No industry is benefiting more from advances in machine learning than travel, Oliver Heckmann, a Google vice president for engineering, said Thursday at the Skift Tech Forum in San Francisco.
“Machine learning is probably changing our entire industry more than any other industry in the world, for one reason,” Heckmann said. “Language barriers are a huge obstacle for our customers traveling to other places and experiencing other cultures. The advances in machine learning directly feed into improvements in machine translation.”
It is an interesting argument. Google is making a major push into travel, allowing customers to book plane tickets, hotels and packages, and increasingly it is helping travelers access stuff they never might have found on their own. But if they can’t understand the language, whether ahead of time or once they get there, travelers might be less likely to visit.

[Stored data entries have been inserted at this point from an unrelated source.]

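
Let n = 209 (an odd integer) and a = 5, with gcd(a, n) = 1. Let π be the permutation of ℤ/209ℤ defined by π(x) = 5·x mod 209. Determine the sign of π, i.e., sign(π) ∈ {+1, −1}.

+1

Trace 188: π^k(188) = [188, 104, 102, 92, 42, 1, 5] for k=0..6.
9 cycles of lengths [45, 45, 45, 45, 9, 9, 5, 5, 1].
sign(π) = (−1)^{n − #cycles} = (−1)^{209−9} = (−1)^200 = +1.
(5|209)_J = +1 (Zolotarev's lemma cross-check).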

Heckmann gave an example of the need for good translation from his own travels. He said he was staying in a vacation home in France during a rough storm when a power line fell near the house. “I had to make a phone call in French, which I don’t speak, to get someone there urgently, because I have little kids,” he said.
You can probably guess how he solved the problem.
“Google Translate, it was a seamless conversation,” he said. “It was absolutely mind-blowing and magical.”
Heckmann said this development, more than any other, will change how people travel. It’ll take awhile, he said, but eventually translations services will be so good most travelers will feel comfortable going anywhere.
“It will take many years before you have your perfect personal translator with you all the time but it is coming and it is going to change the way people travel,” he said.
Heckmann said machine learning is helping in other ways, too.
Google has a team working to analyze flight delays, so customers may learn their flight is late from the platform before they hear from the airline. Or they might discover it when they do a Google search for their flight number.
“We have a team that is feeding all kinds of information — for example, delays, and arrival times and status of arriving planes — into a big machine learning system that then takes that information and other information, like airport specific information, and outputs predictions of flights being delayed,” he said.